The king's Christian pages were excellent servants, but found themselves having to try to escape his sexual harassment.
King Mutesa of Uganda was open to missionaries of various sects, Christian and non-Christian, because it helped him to play foreign powers against each other. His son Mwanga might have taken the same approach, but he found that the Christian converts among his subjects made his life less pleasant. Mwanga was in the habit of compelling the pages (teenage boys who were sent to the palace to serve the king) to satisfy his sexual urges. Though barely into adulthood himself, he used his political power to sexually abuse boys and young men.
Though Mwanga’s Christian pages were eager to obey their king (kabaka in the local tongue), this was one area where they felt compelled to resist. Unlike many who are sexually abused by people in positions of power, these young men had known going into this situation what they would face. They had been prepared by other Christians and encouraged to refuse the kabaka’s advances.
Most importantly, they were protected by older men who themselves exercised a certain amount of power. St. Joseph Mukasa (who had secretly baptized the previous king on his deathbed) was a Catholic and the head of the pages. For the first year of Mwanga’s reign, Mukasa was able to thwart his predatory intentions with some success, encouraging the young Christian pages to avoid and refuse the king. When Mwanga called for them under suspicious circumstances, Mukasa would send the pages away from the palace. He would then send a message back to the king, telling him that the page he had summoned was unavailable. It seems that Mukasa even reproached Mwanga for his abuse of the young pages, but to no avail.
This dance continued until November of 1885. Mwanga had decided to have the Anglican bishop and several missionaries killed, ostensibly out of concern over colonialist tendencies, though his desire not to have his behavior corrected likely played into it. In accordance with his position at court, Mukasa approached the king to beg him to reverse his order, fearing both divine justice and temporal repercussions.
Mwanga was finally fed up with being opposed by Mukasa and ordered him beheaded and burned to ashes.
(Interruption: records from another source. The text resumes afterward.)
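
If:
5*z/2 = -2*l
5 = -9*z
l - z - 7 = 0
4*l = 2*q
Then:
No Solution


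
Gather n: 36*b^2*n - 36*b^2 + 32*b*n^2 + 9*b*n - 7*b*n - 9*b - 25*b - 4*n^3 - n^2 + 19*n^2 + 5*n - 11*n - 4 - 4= -36*b^2 - 34*b - 4*n^3 + n^2*(32*b + 18) + n*(36*b^2 + 2*b - 6) - 8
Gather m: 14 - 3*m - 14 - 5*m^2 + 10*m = -5*m^2 + 7*m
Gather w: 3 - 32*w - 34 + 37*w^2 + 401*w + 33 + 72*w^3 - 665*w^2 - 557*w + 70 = 72*w^3 - 628*w^2 - 188*w + 72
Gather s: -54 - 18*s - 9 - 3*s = -21*s - 63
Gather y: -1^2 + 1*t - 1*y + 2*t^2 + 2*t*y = 2*t^2 + t + y*(2*t - 1) - 1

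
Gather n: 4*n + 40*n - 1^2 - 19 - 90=44*n - 110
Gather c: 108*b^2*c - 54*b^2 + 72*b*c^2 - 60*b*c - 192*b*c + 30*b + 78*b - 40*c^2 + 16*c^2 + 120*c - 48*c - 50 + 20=-54*b^2 + 108*b + c^2*(72*b - 24) + c*(108*b^2 - 252*b + 72) - 30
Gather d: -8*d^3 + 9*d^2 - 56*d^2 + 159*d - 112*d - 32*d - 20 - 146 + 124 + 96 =-8*d^3 - 47*d^2 + 15*d + 54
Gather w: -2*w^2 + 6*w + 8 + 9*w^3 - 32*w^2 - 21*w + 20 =9*w^3 - 34*w^2 - 15*w + 28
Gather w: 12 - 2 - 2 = 8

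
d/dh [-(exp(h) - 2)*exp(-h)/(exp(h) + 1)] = (exp(2*h) - 4*exp(h) - 2)*exp(-h)/(exp(2*h) + 2*exp(h) + 1)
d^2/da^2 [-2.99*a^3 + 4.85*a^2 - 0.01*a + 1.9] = 9.7 - 17.94*a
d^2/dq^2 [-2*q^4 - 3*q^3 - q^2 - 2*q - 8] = -24*q^2 - 18*q - 2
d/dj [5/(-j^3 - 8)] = 15*j^2/(j^3 + 8)^2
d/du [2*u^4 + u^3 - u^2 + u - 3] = 8*u^3 + 3*u^2 - 2*u + 1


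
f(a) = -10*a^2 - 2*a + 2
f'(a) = -20*a - 2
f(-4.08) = -156.30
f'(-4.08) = 79.60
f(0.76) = -5.30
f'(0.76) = -17.20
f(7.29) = -544.02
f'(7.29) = -147.80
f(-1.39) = -14.54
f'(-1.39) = 25.80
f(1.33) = -18.35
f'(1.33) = -28.60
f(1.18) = -14.28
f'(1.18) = -25.60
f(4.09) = -173.46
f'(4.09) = -83.80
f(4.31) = -192.38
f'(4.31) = -88.20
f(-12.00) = -1414.00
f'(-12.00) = 238.00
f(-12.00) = -1414.00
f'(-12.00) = 238.00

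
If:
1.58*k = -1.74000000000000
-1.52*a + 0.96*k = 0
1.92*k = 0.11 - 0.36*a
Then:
No Solution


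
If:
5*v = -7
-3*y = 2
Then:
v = -7/5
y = -2/3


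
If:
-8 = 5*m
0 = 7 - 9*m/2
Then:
No Solution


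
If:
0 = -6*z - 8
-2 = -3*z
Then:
No Solution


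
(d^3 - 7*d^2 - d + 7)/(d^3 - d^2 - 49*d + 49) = (d + 1)/(d + 7)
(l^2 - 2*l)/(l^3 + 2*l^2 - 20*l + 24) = l/(l^2 + 4*l - 12)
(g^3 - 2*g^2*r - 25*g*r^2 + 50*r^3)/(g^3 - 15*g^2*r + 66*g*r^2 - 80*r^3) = (-g - 5*r)/(-g + 8*r)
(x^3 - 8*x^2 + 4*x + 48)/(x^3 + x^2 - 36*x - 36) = (x^2 - 2*x - 8)/(x^2 + 7*x + 6)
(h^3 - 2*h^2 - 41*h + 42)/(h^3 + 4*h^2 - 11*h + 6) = (h - 7)/(h - 1)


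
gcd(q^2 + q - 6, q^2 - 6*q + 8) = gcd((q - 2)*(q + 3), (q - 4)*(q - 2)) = q - 2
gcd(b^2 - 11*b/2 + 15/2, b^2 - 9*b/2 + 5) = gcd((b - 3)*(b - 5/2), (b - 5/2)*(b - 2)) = b - 5/2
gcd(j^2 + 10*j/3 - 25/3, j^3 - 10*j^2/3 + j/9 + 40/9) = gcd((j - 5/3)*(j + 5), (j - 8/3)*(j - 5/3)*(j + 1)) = j - 5/3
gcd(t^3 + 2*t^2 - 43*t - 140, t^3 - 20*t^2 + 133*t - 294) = t - 7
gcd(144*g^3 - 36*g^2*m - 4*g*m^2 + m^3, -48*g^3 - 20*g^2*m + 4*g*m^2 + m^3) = 24*g^2 - 2*g*m - m^2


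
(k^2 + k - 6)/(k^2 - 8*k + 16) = (k^2 + k - 6)/(k^2 - 8*k + 16)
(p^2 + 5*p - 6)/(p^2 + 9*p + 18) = (p - 1)/(p + 3)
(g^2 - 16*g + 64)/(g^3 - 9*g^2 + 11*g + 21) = (g^2 - 16*g + 64)/(g^3 - 9*g^2 + 11*g + 21)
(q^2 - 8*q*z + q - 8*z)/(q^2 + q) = (q - 8*z)/q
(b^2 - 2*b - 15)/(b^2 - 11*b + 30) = (b + 3)/(b - 6)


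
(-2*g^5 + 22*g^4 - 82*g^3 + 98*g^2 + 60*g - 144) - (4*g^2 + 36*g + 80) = -2*g^5 + 22*g^4 - 82*g^3 + 94*g^2 + 24*g - 224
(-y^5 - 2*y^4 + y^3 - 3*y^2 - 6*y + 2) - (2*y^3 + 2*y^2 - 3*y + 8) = -y^5 - 2*y^4 - y^3 - 5*y^2 - 3*y - 6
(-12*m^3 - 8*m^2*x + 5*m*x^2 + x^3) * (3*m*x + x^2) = -36*m^4*x - 36*m^3*x^2 + 7*m^2*x^3 + 8*m*x^4 + x^5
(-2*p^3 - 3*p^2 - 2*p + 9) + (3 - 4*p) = -2*p^3 - 3*p^2 - 6*p + 12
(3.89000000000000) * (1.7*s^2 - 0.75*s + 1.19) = 6.613*s^2 - 2.9175*s + 4.6291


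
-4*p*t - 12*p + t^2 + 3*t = (-4*p + t)*(t + 3)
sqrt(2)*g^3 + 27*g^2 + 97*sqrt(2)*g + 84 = (g + 6*sqrt(2))*(g + 7*sqrt(2))*(sqrt(2)*g + 1)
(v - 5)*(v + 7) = v^2 + 2*v - 35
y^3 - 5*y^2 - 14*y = y*(y - 7)*(y + 2)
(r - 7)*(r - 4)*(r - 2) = r^3 - 13*r^2 + 50*r - 56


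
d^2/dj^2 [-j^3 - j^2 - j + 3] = -6*j - 2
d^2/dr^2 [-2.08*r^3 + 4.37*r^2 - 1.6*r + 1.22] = 8.74 - 12.48*r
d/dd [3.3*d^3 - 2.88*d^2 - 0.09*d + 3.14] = 9.9*d^2 - 5.76*d - 0.09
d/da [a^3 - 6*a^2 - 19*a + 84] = 3*a^2 - 12*a - 19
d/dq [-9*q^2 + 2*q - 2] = 2 - 18*q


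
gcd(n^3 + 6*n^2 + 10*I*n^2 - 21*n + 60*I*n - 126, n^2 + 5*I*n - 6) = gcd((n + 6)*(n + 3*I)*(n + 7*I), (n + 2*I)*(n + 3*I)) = n + 3*I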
Mukasa died, the Catholic proto-martyr of Uganda, with words of forgiveness for the kabaka on his lips, but a challenge also: “Let him repent, for if he does not, I shall be his accuser before the judgment seat of God.” Though Mukasa held no grudge against his killer, he would not allow the man to continue comfortably in his sexual abuse of vulnerable young men.
Mwanga repented of his decision to have Mukasa killed, but too late. The body had turned to ash by the time messengers arrived with a stay of execution.
Unfortunately, Mwanga’s repentance didn’t extend to his rapacious behavior and the Christian pages who refused his advances were in even greater danger in Mukasa’s absence. St. Charles Lwanga, a catechumen who was struck by Mukasa’s courage and dignity, was baptized the very night of Mukasa’s martyrdom and then took over his position as head of the court pages. Lwanga continued Mukasa’s work of catechizing and protecting the pages in his care.
For six months, a tense standoff held between Mwanga and the Christians who, while serving him well in all other areas, refused to submit to his sexual predations. But in May of 1886, he killed St. Denis Ssebuggwawo and had all Christian pages (Catholic and Anglican) thrown in prison. Some had not yet been baptized, so Lwanga, knowing that they were in danger of death, administered the sacrament in their prison cell. St. Mukasa Kiriwawanvu had been imprisoned a short while earlier for fighting with St. Gyavira; held in a separate prison cell, he had been unable to receive baptism but when he was martyred, he received baptism of blood and a heavenly crown.
The next day, they set out on a death march, leaving a martyr’s corpse at every major crossroads. Those who were still living at the end were burned alive a week later on June 3, the feast day of the 22 Ugandan Martyrs.
Though the records don’t seem to indicate that Mwanga was successful in his attempts to prey on any of these saints, those who were pages in his court were certainly subject to sexual harassment and repeated attempts at sexual abuse. St. Kizito, the youngest of the martyrs, and St. Mugagga Lubowa, who endured some of the most persistent attempts at assault, are particularly powerful intercessors for the many survivors of sexual violence. Through the prayers of the Ugandan Martyrs, may all who have suffered sexual abuse find healing.
Let’s also ask the intercession of St. Joseph Mukasa and St. Charles Lwanga for those who are responsible for the protection of youth and vulnerable adults, that they would fight corruption and abuse and have the courage to risk their lives and reputations in defense of those entrusted to their care.
St. Charles Lwanga and companions, pray for us!